COLUMBIA — It wasn't so much the beginning of the game that bothered Missouri baseball coach Tim Jamieson, though no one would have blamed him if it had.
The team committed two errors in the first inning of its game against Central Arkansas — one on the first pitch of the game. Central Arkansas scored three unearned runs.
But Jamieson didn't say anything when the players returned to the dugout. The inning was over. They could move on.
Except they didn't.
The Tigers struggled to get anything started at the plate, and as the innings passed, the tension built. This is Central Arkansas, they thought. This shouldn't be that hard.
No, it wasn't the first inning that bothered Jamieson in Missouri's 9-3 loss Wednesday at Taylor Stadium. It was everything that came after.
"Some strange things happened in that first inning, but that's baseball sometimes," he said. "We've got to respond, and we tried to do too much."
Missouri (11-11) pulled within two runs in the fifth inning but then gave up another five runs in the seventh, capping the type of day the Tigers didn't want entering Big 12 Conference play against No. 8 Oklahoma on Friday.

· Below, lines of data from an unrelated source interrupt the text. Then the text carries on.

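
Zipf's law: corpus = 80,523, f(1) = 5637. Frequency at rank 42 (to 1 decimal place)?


Zipf's law: f(r) = f(1) / r
f(1) = 5637
f(42) = 5637 / 42
= 134.2 occurrences


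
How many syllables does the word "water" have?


Word: "water"
Syllable breakdown: wa | ter
Counting: 2 parts
= 2 syllables


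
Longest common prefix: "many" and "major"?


Word 1: "many"
Word 2: "major"
Comparing from start:
  Pos 0: 'm' == 'm'
  Pos 1: 'a' == 'a'
  Pos 2: 'n' != 'j' (stop)
LCP = "ma" (length 2)


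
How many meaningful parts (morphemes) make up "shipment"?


Word: "shipment"
Morphemes: ship + -ment
Each morpheme carries meaning
= 2 morphemes


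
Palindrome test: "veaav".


Word: "veaav"
Reversed: "vaaev"
Forward == Backward? veaav != vaaev
Palindrome = No


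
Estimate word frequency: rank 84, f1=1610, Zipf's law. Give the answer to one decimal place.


Zipf's law: f(r) = f(1) / r
f(1) = 1610
f(84) = 1610 / 84
= 19.2 occurrences


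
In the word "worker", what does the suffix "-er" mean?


Suffix: -er
Example: worker (work + -er)
Meaning = one who / more


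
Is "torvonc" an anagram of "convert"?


Word 1: "convert" → sorted: cenortv
Word 2: "torvonc" → sorted: cnoortv
Same letters? cenortv != cnoortv
Anagram = No


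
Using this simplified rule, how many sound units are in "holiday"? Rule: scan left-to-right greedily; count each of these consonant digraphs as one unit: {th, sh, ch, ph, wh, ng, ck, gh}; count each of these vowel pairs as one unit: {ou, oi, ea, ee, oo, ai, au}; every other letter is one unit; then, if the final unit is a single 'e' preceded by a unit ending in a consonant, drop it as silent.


Word: "holiday" (7 letters)
Left-to-right scan:
  [1] 'h' (letter)
  [2] 'o' (letter)
  [3] 'l' (letter)
  [4] 'i' (letter)
  [5] 'd' (letter)
  [6] 'a' (letter)
  [7] 'y' (letter)
Units from scan: 7
Sound units = 7 units


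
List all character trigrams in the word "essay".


Word: "essay" (length 5)
Number of trigrams = 5 - 3 + 1 = 3
  Position 0: "ess"
  Position 1: "ssa"
  Position 2: "say"
Trigrams = "ess", "ssa", "say"


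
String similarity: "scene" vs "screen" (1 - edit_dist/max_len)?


Word 1: "scene" (length 5)
Word 2: "screen" (length 6)
One optimal edit sequence:
  1. keep 's'
  2. keep 'c'
  3. insert 'r'  (+1)
  4. keep 'e'
  5. substitute 'n' -> 'e'  (+1)
  6. substitute 'e' -> 'n'  (+1)
Edit distance = 3
Max length = max(5, 6) = 6
Similarity = 1 - 3/6
= 0.5000


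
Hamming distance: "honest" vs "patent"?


Comparing character by character (same length = 6):
  Pos 0: 'h' vs 'p' !=
  Pos 1: 'o' vs 'a' !=
  Pos 2: 'n' vs 't' !=
  Pos 3: 'e' vs 'e' =
  Pos 4: 's' vs 'n' !=
  Pos 5: 't' vs 't' =
Hamming distance = 4


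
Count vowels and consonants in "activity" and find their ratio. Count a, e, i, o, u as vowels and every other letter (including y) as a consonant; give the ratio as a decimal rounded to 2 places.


Word: "activity"
Vowels (a,e,i,o,u): 3
Consonants: 5
Ratio = 3/5
= 0.60


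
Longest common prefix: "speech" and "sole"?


Word 1: "speech"
Word 2: "sole"
Comparing from start:
  Pos 0: 's' == 's'
  Pos 1: 'p' != 'o' (stop)
LCP = "s" (length 1)


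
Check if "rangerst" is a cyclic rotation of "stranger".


Word: "stranger", Candidate: "rangerst"
Method: check if candidate is substring of word+word
"strangerstranger" contains "rangerst"? Yes
Is rotation = Yes


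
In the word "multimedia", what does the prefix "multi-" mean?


Prefix: multi-
Example: multimedia = multi- + media
Meaning = many


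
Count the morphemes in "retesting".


Word: "retesting"
Morphemes: re- + test + -ing
Each morpheme carries meaning
= 3 morphemes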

The players said after the game they were already over the loss and ready for the Sooners. They were just unable to get over that first inning when the game was still in progress.

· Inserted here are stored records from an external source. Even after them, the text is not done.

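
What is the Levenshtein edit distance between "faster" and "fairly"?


Word 1: "faster" (length 6)
Word 2: "fairly" (length 6)
One optimal edit sequence (insert/delete/substitute each cost 1):
  1. keep 'f'
  2. keep 'a'
  3. substitute 's' -> 'i'  (+1)
  4. substitute 't' -> 'r'  (+1)
  5. substitute 'e' -> 'l'  (+1)
  6. substitute 'r' -> 'y'  (+1)
Total edit operations: 4
Edit distance = 4


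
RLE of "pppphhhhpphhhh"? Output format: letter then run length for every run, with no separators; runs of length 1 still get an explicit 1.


String: "pppphhhhpphhhh"
Scanning for consecutive runs:
  'p' x 4
  'h' x 4
  'p' x 2
  'h' x 4
RLE = "p4h4p2h4"


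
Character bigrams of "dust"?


Word: "dust" (length 4)
Number of bigrams = 4 - 2 + 1 = 3
  Position 0: "du"
  Position 1: "us"
  Position 2: "st"
Bigrams = "du", "us", "st"


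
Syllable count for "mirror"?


Word: "mirror"
Syllable breakdown: mir | ror
Counting: 2 parts
= 2 syllables


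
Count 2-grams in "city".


Word: "city" (length 4)
Number of 2-grams = length - 2 + 1 = 4 - 2 + 1
= 3


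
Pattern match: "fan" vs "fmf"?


Pattern of "fan": [0, 1, 2]
Pattern of "fmf": [0, 1, 0]
Patterns do not match
Same pattern = No


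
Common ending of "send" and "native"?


Word 1: "send"
Word 2: "native"
Comparing from end:
  Pos -1: 'd' != 'e' (stop)
LCS = "" (length 0)


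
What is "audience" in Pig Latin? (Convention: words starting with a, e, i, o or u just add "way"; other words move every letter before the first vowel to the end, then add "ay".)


Word: "audience"
Starts with vowel → add 'way'
Pig Latin = "audienceway"


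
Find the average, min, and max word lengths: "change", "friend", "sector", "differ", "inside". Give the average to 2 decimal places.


Lengths: "change"=6, "friend"=6, "sector"=6, "differ"=6, "inside"=6
Sum = 30, Count = 5
Average = 30/5 = 6.00
= avg=6.00, min=6, max=6


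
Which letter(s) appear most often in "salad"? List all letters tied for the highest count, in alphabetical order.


Word: "salad"
Letter counts:
  'a': 2
  'd': 1
  'l': 1
  's': 1
Maximum count = 2
Most frequent = 'a' (2 times each)


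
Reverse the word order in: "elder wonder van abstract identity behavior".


Original: "elder wonder van abstract identity behavior"
Words (1..n): elder | wonder | van | abstract | identity | behavior
Reversed (n..1): behavior | identity | abstract | van | wonder | elder
Result = "behavior identity abstract van wonder elder"


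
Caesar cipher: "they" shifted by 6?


Word: "they"
Shift: 6
Each letter → (letter + shift) mod 26:
  't' (19) + 6 = 25 → 'z'
  'h' (7) + 6 = 13 → 'n'
  'e' (4) + 6 = 10 → 'k'
  'y' (24) + 6 = 4 → 'e'
Result = "znke"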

"It took us too long to get back into the game, and you can't do that," center fielder Brannon Champagne said. "If you have a bad inning, especially in the first, you got to bounce back and not let it affect us. We have 27 outs to make up the runs."
After beating Central Arkansas 11-4 on Tuesday, designated hitter Jonah Schmidt said the team expected to score at least 10 runs again. But by the time the fourth inning ended, the Tigers still hadn't scored a run and the pressure had built.
"It's always frustrating when you come out and don't play as well as you'd like to, especially against an opponent that we proved last night we're a lot better than," Schmidt said. "We kind of laid an egg in the first inning, and after that guys got tense trying to force stuff. We need to relax, have faith and know that it's going to happen."
The fact that there even was growing tension after the first inning worried Jamieson. In dealing with a fairly inexperienced team, he has preached letting go of the past and focusing on the task at hand all season.
"You can't let that happen," he said. "Sometimes it's easier said than done. That's the nature of the game sometimes, and guys who don't let it go are the ones who struggle."
Jamieson said the loss felt worse than what it was because it brought the team's record back to .500. Missouri's goal against lesser opponents the past few weeks has been to secure a winning record entering conference play.
The Tigers did a good job of that, winning six straight games the past two weeks after falling to 4-9. But every loss has felt like another weight on top of the team.
Nonetheless, Jamieson expects the Missouri team he saw on Tuesday to show up against Oklahoma this weekend.
"Today was not a good example of how we've been playing the last couple of weeks," Jamieson said. "(This weekend) you've got a situation where the focus is a little sharper. It feels more like a situation (in which) you're going to play better baseball."